Le Centre canadien sur les dépendances et l’usage de substances a publié une analyse comparative des cadres légaux régulant la promotion commerciale de cinq catégories de produits auprès des mineurs : alcool, cannabis, jeux de hasard et d’argent, tabac et vapotage. Cette étude examine le potentiel de ces dispositifs à limiter l’exposition des jeunes aux messages promotionnels.
Des écarts majeurs entre les cadres réglementaires
L’analyse révèle des différences substantielles dans l’efficacité des dispositifs légaux. Les cadres relatifs au cannabis, au tabac et aux produits de vapotage présentent le plus grand potentiel de protection, avec des dispositions fédérales cohérentes et des restrictions explicites. Ces trois réglementations partagent plusieurs similitudes structurelles qui renforcent leur capacité à limiter l’exposition des mineurs.
À l’inverse, le secteur des jeux de hasard et d’argent affiche le potentiel le moins efficace. Les autorités fédérales canadiennes ont délégué les compétences réglementaires aux provinces sans imposer d’exigences minimales ni de restrictions harmonisées. Cette fragmentation crée des disparités importantes dans la protection des mineurs selon les territoires.
L’alcool : un cadre dépassé par les pratiques contemporaines
Le dispositif encadrant les promotions de l’alcool figure notamment parmi les moins efficaces. Les restrictions en vigueur ne couvrent pas les nombreux canaux promotionnels contemporains. Le placement de produits, les stratégies sur les réseaux sociaux ou les partenariats avec des influenceur·se·s échappent largement aux cadres existants, pourtant essentiels dans les pratiques marketing actuelles.

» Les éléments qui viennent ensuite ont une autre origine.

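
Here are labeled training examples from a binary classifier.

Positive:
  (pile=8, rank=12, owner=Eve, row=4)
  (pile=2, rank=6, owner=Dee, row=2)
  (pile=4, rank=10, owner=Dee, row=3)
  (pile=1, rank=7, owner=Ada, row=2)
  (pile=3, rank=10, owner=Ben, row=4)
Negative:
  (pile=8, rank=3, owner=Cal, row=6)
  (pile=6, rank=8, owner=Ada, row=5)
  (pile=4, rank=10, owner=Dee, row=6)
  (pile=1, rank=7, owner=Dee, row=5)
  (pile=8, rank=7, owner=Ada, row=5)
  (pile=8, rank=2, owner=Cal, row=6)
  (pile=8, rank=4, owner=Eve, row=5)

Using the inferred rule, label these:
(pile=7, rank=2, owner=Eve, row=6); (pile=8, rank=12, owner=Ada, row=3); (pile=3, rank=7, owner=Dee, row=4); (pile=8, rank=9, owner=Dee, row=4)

Negative, Positive, Positive, Positive

The distinguishing property — row ≤ 4 — holds for all the 'Positive' cases and none of the 'Negative' cases.
Negative: (pile=7, rank=2, owner=Eve, row=6), since row = 6. Positive: (pile=8, rank=12, owner=Ada, row=3), since row = 3. Positive: (pile=3, rank=7, owner=Dee, row=4), since row = 4. Positive: (pile=8, rank=9, owner=Dee, row=4), since row = 4.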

Cette lacune interroge particulièrement dans le contexte suisse, où l’exposition des jeunes aux promotions de l’alcool constitue un enjeu de santé publique documenté. Les stratégies promotionnelles évoluent rapidement, exploitant les zones grises réglementaires pour toucher les publics jeunes via des canaux numériques peu encadrés.
Implications pour les politiques de prévention
L’étude souligne l’importance d’adapter les cadres réglementaires aux réalités contemporaines de la communication commerciale. Les disparités entre les différents secteurs suggèrent qu’une harmonisation des approches permettrait de renforcer la cohérence des politiques de protection des mineurs. Les dispositifs les plus efficaces pourraient servir de référence pour actualiser les cadres présentant des lacunes, notamment dans les domaines de l’alcool et des jeux de hasard.